C. Renoux : D’une part, les cadres expérimentés sont de plus en plus nombreux à vouloir mettre plus de sens dans leur travail… sans pour autant rêver de devenir agriculteur dans le Larzac. D’autre part, les décideurs – dirigeants, conseils d’administration, fonds d’investissement – imposent de plus en plus aux entreprises de respecter les enjeux sociétaux et les limites planétaires. Reste à savoir comment faire. Je mets à profits mes 15 ans d’expérience pour donner certaines clés et aider à détecter les profils capables de changer la donne.
EA : Que préconisez-vous dans votre ouvrage ?
C. Renoux : Comme le titre l’indique, je structure mon propos en 5 étapes. La première étape pose les bases en expliquant ce que recouvre l’acronyme RSE et en définissant différents mots clés qui lui sont reliés : finance responsable, économie régénérative… La seconde étape invite à s’interroger sur ses appétences, ses aspirations, son parcours. La troisième étape explique comment se former : il est illusoire de penser qu’on devient expert en se contentant de suivre une Fresque du climat ! La quatrième étape donne la parole à des cadres et des dirigeants qui exposent comment ils intègrent concrètement la RSE dans leurs activités. La cinquième étape retrace une quinzaine de parcours de professionnels particulièrement inspirants, en s’attardant sur leur point de bascule et sur la manière de procéder. Chaque étape se conclue par une série de petits exercices permettant au lecteur de récapituler ce qu’il a appris et de faire le point sur ce qu’il souhaite mettre en place à son tour.

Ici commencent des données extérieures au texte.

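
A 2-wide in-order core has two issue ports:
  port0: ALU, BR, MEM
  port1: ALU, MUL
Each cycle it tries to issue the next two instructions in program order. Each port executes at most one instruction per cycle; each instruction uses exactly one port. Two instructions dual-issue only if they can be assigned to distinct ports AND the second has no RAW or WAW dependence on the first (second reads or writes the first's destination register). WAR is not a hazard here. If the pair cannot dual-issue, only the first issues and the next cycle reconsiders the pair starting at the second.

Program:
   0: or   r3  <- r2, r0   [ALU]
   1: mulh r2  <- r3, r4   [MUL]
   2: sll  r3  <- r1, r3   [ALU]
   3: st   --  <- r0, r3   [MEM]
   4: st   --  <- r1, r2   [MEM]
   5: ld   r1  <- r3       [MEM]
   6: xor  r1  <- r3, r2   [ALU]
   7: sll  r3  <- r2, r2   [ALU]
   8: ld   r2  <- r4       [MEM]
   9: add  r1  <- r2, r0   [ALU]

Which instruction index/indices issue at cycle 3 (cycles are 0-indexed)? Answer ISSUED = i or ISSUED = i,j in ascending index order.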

EA : Quel impact espérez-vous avoir avec cet ouvrage ?
C. Renoux : Je cible les cadres, les dirigeants et les freelances en quête de sens. Pour certains, il s’agira de se reconvertir en rejoignant des directions RSE ou des champs d’action comme la réduction des émissions carbone, la défense des droits humains ou la protection de la biodiversité. Pour d’autres, il s’agira de faire évoluer les métiers qu’ils exercent déjà, en intégrant par exemple l’ESG pour les directions financières ou l’économie circulaire pour les directions logistiques.
EA : Au-delà des velléités individuelles, reste la réalité du marché de l’emploi. Comment se portent les métiers de la RSE aujourd’hui ?

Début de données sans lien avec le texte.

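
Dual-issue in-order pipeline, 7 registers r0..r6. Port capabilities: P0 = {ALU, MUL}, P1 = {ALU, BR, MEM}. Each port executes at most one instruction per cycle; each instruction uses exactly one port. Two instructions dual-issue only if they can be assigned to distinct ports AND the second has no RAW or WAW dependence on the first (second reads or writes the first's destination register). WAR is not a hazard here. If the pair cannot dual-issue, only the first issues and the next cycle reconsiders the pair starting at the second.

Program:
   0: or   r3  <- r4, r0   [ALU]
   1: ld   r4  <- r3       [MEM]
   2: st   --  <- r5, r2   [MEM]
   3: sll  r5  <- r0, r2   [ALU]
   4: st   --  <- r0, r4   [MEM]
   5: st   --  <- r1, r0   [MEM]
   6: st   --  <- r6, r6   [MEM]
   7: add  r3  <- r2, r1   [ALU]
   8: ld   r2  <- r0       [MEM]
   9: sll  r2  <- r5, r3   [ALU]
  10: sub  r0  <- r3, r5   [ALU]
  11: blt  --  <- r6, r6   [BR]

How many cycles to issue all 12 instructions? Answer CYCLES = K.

CYCLES = 9

c0: i0 or.ALU  RAW r3
c1: i1 ld.MEM  no-port MEM/MEM
c2: i2/i3 st.MEM+sll.ALU  dual
c3: i4 st.MEM  no-port MEM/MEM
c4: i5 st.MEM  no-port MEM/MEM
c5: i6/i7 st.MEM+add.ALU  dual
c6: i8 ld.MEM  WAW r2
c7: i9/i10 sll.ALU+sub.ALU  dual
c8: i11 blt.BR  tail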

C. Renoux : Les métiers et missions techniques connaissent une forte croissance : reporting extra-financier, décarbonation, CSRD… Le sujet se complexifie et s’intensifie aussi, réclamant des compétences spécifiques et des effectifs dédiés. Le mouvement ne concerne plus seulement les grands groupes mais aussi les PME et les ETI qui commencent à intégrer ces métiers, notamment en recrutant des directeurs RSE en temps partagé. Mais je pense qu’à l’avenir, c’est surtout le marché traditionnel qui va évoluer. Je suis sincèrement convaincue qu’à terme, on ne pourra plus faire carrière comme cadre ou dirigeant sans maîtriser les concepts de la RSE en plus des composantes financières et managériales.

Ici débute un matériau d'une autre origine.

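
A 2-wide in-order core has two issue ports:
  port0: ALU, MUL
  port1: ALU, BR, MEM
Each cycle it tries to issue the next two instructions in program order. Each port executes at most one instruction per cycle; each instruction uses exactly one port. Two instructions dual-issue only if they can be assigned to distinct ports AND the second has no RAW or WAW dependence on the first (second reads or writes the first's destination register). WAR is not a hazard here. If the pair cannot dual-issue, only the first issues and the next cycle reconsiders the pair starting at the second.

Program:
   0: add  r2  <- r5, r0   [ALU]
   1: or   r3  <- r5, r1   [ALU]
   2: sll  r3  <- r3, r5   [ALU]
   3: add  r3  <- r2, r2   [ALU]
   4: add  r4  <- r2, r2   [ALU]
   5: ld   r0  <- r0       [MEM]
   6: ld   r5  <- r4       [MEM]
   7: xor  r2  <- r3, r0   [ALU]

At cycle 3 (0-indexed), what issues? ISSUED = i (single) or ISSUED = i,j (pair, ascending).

ISSUED = 5

  cy0 -> i0,i1 (add.ALU/or.ALU) pair
  cy1 -> i2 (sll.ALU) WAW r3
  cy2 -> i3,i4 (add.ALU/add.ALU) pair
  cy3 -> i5 (ld.MEM) no-port MEM/MEM
  cy4 -> i6,i7 (ld.MEM/xor.ALU) pair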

EA : Quelles sont les compétences recherchées ?
C. Renoux : En vrac : une excellente culture générale de la RSE et de la façon dont elle peut s’intégrer dans son métier et son activité, une connaissance réglementaire de base, une expérience de la conduite du changement et une capacité à travailler en coopétition – c’est-à-dire en collaboration avec ses compétiteurs car les transformations à mener doivent se faire à l’échelle sectorielle. Il est aussi nécessaire de s’entourer d’un réseau d’experts consultables à tout moment car il est impossible de tout savoir dans ce domaine.
EA : Vous focalisez votre propos sur les cadres. Quid des plus jeunes ?
C. Renoux : On a autant besoin des jeunes que des moins jeunes dans les métiers de la RSE – mais j’ai le sentiment qu’on parle moins des trentenaires, quarantenaires, cinquantenaires et plus qui veulent à la fois progresser dans leurs carrières et (re)donner du sens à leurs activités. D’où mon parti pris. Ceci étant la transformation de nos entreprises est assurément un chantier intergénérationnel.
EA : Votre propos concerne-t-il la France exclusivement – ou peut-il s’étendre à l’international ?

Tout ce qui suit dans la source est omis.